Use of Complementary and Alternative Medicine among People with Type 2 Diabetes in Taiwan: A Cross-Sectional Survey

1Fooyin University, 151, Chinhsueh Rd., Ta-liao, Kaohsiung 83101, Taiwan
2Research Centre for Clinical and Community Practice Innovation, Griffith University, Southport QLD 4222, Australia
3Research Centre for Clinical and Community Practice Innovation and Gold Coast Health Service District, Griffith University, Southport QLD 4215, Australia
4School of Pharmacy, Griffith University, Gold Coast QLD 4222, Australia

Received 1 February 2010; Revised 19 May 2010; Accepted 10 July 2010

Copyright © 2011 Hsiao-yun Annie Chang et al. This is an open access article distributed under the Creative Commons Attribution License, which permits unrestricted use, distribution, and reproduction in any medium, provided the original work is properly cited.


Research into CAM use by people with diabetes is limited. This study explored CAM use among patients who attend diabetic clinics for followup treatment.
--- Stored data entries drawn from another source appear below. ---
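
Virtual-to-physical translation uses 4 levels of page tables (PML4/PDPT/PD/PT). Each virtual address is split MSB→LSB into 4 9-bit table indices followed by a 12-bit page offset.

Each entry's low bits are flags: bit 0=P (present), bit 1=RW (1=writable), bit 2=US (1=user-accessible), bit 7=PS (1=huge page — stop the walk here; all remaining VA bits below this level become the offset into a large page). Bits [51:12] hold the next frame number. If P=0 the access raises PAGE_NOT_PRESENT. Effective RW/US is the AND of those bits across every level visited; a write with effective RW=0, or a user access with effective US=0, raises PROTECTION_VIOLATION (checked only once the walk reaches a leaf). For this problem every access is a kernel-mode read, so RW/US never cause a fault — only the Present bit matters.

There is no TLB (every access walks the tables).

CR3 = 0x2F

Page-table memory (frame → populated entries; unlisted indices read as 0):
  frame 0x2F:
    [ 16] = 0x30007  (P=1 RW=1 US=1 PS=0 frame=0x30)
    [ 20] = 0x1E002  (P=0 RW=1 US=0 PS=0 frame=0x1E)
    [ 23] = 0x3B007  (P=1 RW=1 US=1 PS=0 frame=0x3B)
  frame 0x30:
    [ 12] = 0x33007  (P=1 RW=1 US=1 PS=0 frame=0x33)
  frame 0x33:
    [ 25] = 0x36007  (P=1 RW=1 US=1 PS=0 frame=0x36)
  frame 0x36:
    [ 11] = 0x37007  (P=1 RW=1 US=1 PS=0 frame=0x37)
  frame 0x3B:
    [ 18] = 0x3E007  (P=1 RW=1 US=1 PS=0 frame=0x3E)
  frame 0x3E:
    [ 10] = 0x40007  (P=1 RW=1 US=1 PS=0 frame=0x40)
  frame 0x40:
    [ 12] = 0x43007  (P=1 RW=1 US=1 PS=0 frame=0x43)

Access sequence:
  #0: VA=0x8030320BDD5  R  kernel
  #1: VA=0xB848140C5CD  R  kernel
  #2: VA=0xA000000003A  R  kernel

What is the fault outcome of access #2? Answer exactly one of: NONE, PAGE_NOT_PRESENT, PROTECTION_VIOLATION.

Trace:
#0 VA=0x8030320BDD5 (r,kernel):
  lvl0: tbl 0x2F, slot 16 ⇒ 0x30007 (P1/RW1/US1/PS0)
  lvl1: tbl 0x30, slot 12 ⇒ 0x33007 (P1/RW1/US1/PS0)
  lvl2: tbl 0x33, slot 25 ⇒ 0x36007 (P1/RW1/US1/PS0)
  lvl3: tbl 0x36, slot 11 ⇒ 0x37007 (P1/RW1/US1/PS0)
  ⇒ phys 0x37DD5  [4 reads]
#1 VA=0xB848140C5CD (r,kernel):
  lvl0: tbl 0x2F, slot 23 ⇒ 0x3B007 (P1/RW1/US1/PS0)
  lvl1: tbl 0x3B, slot 18 ⇒ 0x3E007 (P1/RW1/US1/PS0)
  lvl2: tbl 0x3E, slot 10 ⇒ 0x40007 (P1/RW1/US1/PS0)
  lvl3: tbl 0x40, slot 12 ⇒ 0x43007 (P1/RW1/US1/PS0)
  ⇒ phys 0x435CD  [4 reads]
#2 VA=0xA000000003A (r,kernel):
  lvl0: tbl 0x2F, slot 20 ⇒ 0x1E002 (P0/RW1/US0/PS0)
  ✗ PAGE_NOT_PRESENT  [1 reads]

Access #2 fault: PAGE_NOT_PRESENT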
Special attention was paid to patients' changing patterns of CAM use before and after diagnosis with Type 2 diabetes, their experience of CAM use, and their management of CAM use with conventional medicines. A retrospective cross-sectional survey ( 𝑛 = 3 2 6 ) was undertaken in three census regions in Taiwan, including metropolitan, urban, and rural areas in 2006-7 (87.4% response rate). Participants reported extensive use of CAM with conventional medicines. The prevalence of CAM use was 22.7% before and 61.0% after diagnosis with Type 2 diabetes with nutritional supplements being the most commonly used CAM before and after diagnosis. However, the disclosure rate of CAM use to healthcare professionals remained low (24.6%), and lack of knowledge about CAM ingredients was common (63.4%). Awareness of the widespread use of CAM by people with Type 2 diabetes is crucial for healthcare professionals. The self-administration of both conventional medicines and CAM without disclosure of CAM use to healthcare professionals may result in ineffective diabetes management and adverse effects. CAM information needs to be incorporated into clinical practice and patient and professional education.